Reported recently in Lancet Oncology, the phase 3 trial enrolled 1093 NSCLC patients who had necitumumab (IMC-11F8) combined with the chemotherapy drugs gemcitabine and cisplatin. The results showed the addition of necitumumab extended median overall survival to 11.5 months compared with 9.9 months on gemcitabine and cisplatin alone.

"We haven't seen any new drug approvals in first-line squamous lung cancer in many, many years. I'm very excited to see a new agent that has survival benefit in this space," co-principal investigator Fred R. Hirsch, MD, PhD, said in a press release.

Necitumumab activates the immune system to fight tumor tissue. Cancers that mutate to over-express epidermal growth factor receptor (EGFR) coat cells that trap more of EGFR, which signals cells to continuously grow and divide.

Immunotherapies that target EGFR direct the immune system to attack cells with an overabundance of EGFR, the study noted.

"As we've seen, this is a very promising approach," Dr. Hirsch said. "If you discover a protein that is uniquely expressed or over-expressed by a tumor, in this case EGFR, we can use monoclonal antibodies targeting that protein to inhibit the physiological consequences of EGFR activation, which, without therapy, would otherwise lead to cancer progression."

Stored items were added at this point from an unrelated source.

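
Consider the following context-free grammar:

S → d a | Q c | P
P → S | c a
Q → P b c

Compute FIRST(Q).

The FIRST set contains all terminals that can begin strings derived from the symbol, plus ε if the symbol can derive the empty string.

We compute FIRST(Q) using the standard algorithm.
FIRST(P) = {c, d}
FIRST(Q) = {c, d}
FIRST(S) = {c, d}
Therefore, FIRST(Q) = {c, d}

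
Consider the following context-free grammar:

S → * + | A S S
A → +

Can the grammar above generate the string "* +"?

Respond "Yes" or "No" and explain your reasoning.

Yes - a valid derivation exists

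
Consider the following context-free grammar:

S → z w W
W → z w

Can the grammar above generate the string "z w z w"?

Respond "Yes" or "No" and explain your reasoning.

Yes - a valid derivation exists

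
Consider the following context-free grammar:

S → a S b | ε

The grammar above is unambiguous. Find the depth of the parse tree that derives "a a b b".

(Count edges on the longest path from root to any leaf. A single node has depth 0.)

3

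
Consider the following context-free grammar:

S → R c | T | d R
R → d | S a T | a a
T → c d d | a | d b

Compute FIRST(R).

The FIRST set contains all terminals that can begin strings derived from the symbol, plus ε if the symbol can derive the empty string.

We compute FIRST(R) using the standard algorithm.
FIRST(R) = {a, c, d}
FIRST(S) = {a, c, d}
FIRST(T) = {a, c, d}
Therefore, FIRST(R) = {a, c, d}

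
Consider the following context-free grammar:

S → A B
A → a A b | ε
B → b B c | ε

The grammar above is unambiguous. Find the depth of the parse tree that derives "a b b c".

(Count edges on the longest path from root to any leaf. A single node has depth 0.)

3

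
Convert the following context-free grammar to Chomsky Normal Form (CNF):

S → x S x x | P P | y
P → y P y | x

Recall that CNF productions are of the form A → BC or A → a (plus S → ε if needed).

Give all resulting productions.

TX → x; S → y; TY → y; P → x; S → TX X0; X0 → S X1; X1 → TX TX; S → P P; P → TY X2; X2 → P TY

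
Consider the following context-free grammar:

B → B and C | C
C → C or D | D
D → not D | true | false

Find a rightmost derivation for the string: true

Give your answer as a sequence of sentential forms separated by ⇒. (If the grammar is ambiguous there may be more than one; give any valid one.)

B ⇒ C ⇒ D ⇒ true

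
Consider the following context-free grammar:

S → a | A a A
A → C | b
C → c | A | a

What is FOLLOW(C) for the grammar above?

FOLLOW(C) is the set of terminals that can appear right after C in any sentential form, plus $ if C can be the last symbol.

We compute FOLLOW(C) using the standard algorithm.
FOLLOW(S) starts with {$}.
FIRST(A) = {a, b, c}
FIRST(C) = {a, b, c}
FIRST(S) = {a, b, c}
FOLLOW(A) = {$, a}
FOLLOW(C) = {$, a}
FOLLOW(S) = {$}
Therefore, FOLLOW(C) = {$, a}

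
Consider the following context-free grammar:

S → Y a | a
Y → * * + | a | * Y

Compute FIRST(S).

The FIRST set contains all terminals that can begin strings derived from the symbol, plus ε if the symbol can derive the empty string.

We compute FIRST(S) using the standard algorithm.
FIRST(S) = {*, a}
FIRST(Y) = {*, a}
Therefore, FIRST(S) = {*, a}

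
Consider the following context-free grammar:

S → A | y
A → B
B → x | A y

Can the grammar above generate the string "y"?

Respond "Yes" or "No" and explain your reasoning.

Yes - a valid derivation exists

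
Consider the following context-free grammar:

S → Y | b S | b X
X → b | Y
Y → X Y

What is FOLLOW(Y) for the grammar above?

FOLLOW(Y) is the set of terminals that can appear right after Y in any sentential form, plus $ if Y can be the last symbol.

We compute FOLLOW(Y) using the standard algorithm.
FOLLOW(S) starts with {$}.
FIRST(S) = {b}
FIRST(X) = {b}
FIRST(Y) = {b}
FOLLOW(S) = {$}
FOLLOW(X) = {$, b}
FOLLOW(Y) = {$, b}
Therefore, FOLLOW(Y) = {$, b}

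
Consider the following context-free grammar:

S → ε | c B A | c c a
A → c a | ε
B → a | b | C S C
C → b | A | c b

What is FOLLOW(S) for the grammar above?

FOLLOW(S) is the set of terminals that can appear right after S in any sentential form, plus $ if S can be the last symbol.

We compute FOLLOW(S) using the standard algorithm.
FOLLOW(S) starts with {$}.
FIRST(A) = {c, ε}
FIRST(B) = {a, b, c, ε}
FIRST(C) = {b, c, ε}
FIRST(S) = {c, ε}
FOLLOW(A) = {$, b, c}
FOLLOW(B) = {$, b, c}
FOLLOW(C) = {$, b, c}
FOLLOW(S) = {$, b, c}
Therefore, FOLLOW(S) = {$, b, c}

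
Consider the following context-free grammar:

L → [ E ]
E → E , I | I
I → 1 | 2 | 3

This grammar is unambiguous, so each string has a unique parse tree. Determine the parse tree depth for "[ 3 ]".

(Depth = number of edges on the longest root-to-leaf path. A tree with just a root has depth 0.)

3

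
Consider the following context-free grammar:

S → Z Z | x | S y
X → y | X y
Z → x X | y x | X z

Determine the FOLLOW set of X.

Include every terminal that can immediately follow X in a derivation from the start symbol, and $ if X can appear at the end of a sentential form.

We compute FOLLOW(X) using the standard algorithm.
FOLLOW(S) starts with {$}.
FIRST(S) = {x, y}
FIRST(X) = {y}
FIRST(Z) = {x, y}
FOLLOW(S) = {$, y}
FOLLOW(X) = {$, x, y, z}
FOLLOW(Z) = {$, x, y}
Therefore, FOLLOW(X) = {$, x, y, z}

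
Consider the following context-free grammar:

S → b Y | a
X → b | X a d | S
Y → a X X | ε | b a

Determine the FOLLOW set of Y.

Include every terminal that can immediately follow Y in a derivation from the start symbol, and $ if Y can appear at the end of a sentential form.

We compute FOLLOW(Y) using the standard algorithm.
FOLLOW(S) starts with {$}.
FIRST(S) = {a, b}
FIRST(X) = {a, b}
FIRST(Y) = {a, b, ε}
FOLLOW(S) = {$, a, b}
FOLLOW(X) = {$, a, b}
FOLLOW(Y) = {$, a, b}
Therefore, FOLLOW(Y) = {$, a, b}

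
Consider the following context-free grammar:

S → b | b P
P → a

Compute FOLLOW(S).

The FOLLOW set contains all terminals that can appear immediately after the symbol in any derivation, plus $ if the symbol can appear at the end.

We compute FOLLOW(S) using the standard algorithm.
FOLLOW(S) starts with {$}.
FIRST(P) = {a}
FIRST(S) = {b}
FOLLOW(P) = {$}
FOLLOW(S) = {$}
Therefore, FOLLOW(S) = {$}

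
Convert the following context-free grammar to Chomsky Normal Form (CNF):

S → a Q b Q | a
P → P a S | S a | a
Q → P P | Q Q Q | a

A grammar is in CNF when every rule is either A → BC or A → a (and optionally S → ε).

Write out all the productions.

TA → a; TB → b; S → a; P → a; Q → a; S → TA X0; X0 → Q X1; X1 → TB Q; P → P X2; X2 → TA S; P → S TA; Q → P P; Q → Q X3; X3 → Q Q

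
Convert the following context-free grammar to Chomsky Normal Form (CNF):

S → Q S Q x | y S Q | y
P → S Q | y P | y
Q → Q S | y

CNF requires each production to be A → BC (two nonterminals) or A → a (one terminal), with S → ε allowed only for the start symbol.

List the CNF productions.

TX → x; TY → y; S → y; P → y; Q → y; S → Q X0; X0 → S X1; X1 → Q TX; S → TY X2; X2 → S Q; P → S Q; P → TY P; Q → Q S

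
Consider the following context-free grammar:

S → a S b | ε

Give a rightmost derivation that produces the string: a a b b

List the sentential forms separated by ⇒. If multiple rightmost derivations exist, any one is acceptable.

S ⇒ a S b ⇒ a a S b b ⇒ a a b b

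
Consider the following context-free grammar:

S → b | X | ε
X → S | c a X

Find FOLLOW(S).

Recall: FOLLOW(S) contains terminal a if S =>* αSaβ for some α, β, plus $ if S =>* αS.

We compute FOLLOW(S) using the standard algorithm.
FOLLOW(S) starts with {$}.
FIRST(S) = {b, c, ε}
FIRST(X) = {b, c, ε}
FOLLOW(S) = {$}
FOLLOW(X) = {$}
Therefore, FOLLOW(S) = {$}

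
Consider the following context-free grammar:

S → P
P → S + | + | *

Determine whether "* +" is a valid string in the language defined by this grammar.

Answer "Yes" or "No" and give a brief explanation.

Yes - a valid derivation exists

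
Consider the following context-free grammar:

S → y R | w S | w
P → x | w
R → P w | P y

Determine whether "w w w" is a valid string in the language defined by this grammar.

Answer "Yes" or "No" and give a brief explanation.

Yes - a valid derivation exists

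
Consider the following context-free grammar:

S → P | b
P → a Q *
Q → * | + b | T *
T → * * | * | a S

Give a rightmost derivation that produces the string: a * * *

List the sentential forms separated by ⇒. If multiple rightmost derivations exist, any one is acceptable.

S ⇒ P ⇒ a Q * ⇒ a T * * ⇒ a * * *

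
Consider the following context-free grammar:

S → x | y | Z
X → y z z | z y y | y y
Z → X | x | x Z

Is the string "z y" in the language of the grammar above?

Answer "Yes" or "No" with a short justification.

No - no valid derivation exists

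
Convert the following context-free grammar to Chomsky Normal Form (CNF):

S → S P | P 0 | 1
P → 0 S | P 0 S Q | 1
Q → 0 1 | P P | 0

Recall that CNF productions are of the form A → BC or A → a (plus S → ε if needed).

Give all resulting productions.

T0 → 0; S → 1; P → 1; T1 → 1; Q → 0; S → S P; S → P T0; P → T0 S; P → P X0; X0 → T0 X1; X1 → S Q; Q → T0 T1; Q → P P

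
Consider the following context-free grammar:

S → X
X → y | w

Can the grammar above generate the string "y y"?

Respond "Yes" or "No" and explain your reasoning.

No - no valid derivation exists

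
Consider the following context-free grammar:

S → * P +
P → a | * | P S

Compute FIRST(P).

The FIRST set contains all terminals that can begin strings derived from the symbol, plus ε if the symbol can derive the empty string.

We compute FIRST(P) using the standard algorithm.
FIRST(P) = {*, a}
FIRST(S) = {*}
Therefore, FIRST(P) = {*, a}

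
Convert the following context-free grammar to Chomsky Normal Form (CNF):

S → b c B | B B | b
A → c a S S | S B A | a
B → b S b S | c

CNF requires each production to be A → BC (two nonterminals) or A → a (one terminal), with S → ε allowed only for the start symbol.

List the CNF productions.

TB → b; TC → c; S → b; TA → a; A → a; B → c; S → TB X0; X0 → TC B; S → B B; A → TC X1; X1 → TA X2; X2 → S S; A → S X3; X3 → B A; B → TB X4; X4 → S X5; X5 → TB S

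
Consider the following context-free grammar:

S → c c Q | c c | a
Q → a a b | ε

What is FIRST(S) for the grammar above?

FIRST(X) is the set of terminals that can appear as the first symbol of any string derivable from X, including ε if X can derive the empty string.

We compute FIRST(S) using the standard algorithm.
FIRST(Q) = {a, ε}
FIRST(S) = {a, c}
Therefore, FIRST(S) = {a, c}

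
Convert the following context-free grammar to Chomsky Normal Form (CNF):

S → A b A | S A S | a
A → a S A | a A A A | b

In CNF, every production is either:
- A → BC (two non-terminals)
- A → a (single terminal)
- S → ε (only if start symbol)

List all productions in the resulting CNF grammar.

TB → b; S → a; TA → a; A → b; S → A X0; X0 → TB A; S → S X1; X1 → A S; A → TA X2; X2 → S A; A → TA X3; X3 → A X4; X4 → A A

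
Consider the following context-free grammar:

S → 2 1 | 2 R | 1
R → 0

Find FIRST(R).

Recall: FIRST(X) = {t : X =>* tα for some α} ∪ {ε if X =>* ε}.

We compute FIRST(R) using the standard algorithm.
FIRST(R) = {0}
FIRST(S) = {1, 2}
Therefore, FIRST(R) = {0}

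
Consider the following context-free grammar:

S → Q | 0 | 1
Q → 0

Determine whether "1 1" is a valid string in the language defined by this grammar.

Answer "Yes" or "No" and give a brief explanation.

No - no valid derivation exists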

Current chimeric monoclonal antibodies are produced using a combination of mouse and human DNA. Drugs based on chimeric monoclonal antibodies create challenges as the antibodies are recognized as threats, which causes the immune system to eliminate them from the body immediately.

Necitumumab utilizes fully human antibodies without hybrid mouse DNA, which can help patients avoid some side effects associated with chimeric antibodies.

"While we saw more side effects in the group treated with necitumumab in combination with the two chemotherapies, we found that the safety profile of necitumumab plus gemcitabine and cisplatin was acceptable and in line with expectations," Hirsch said.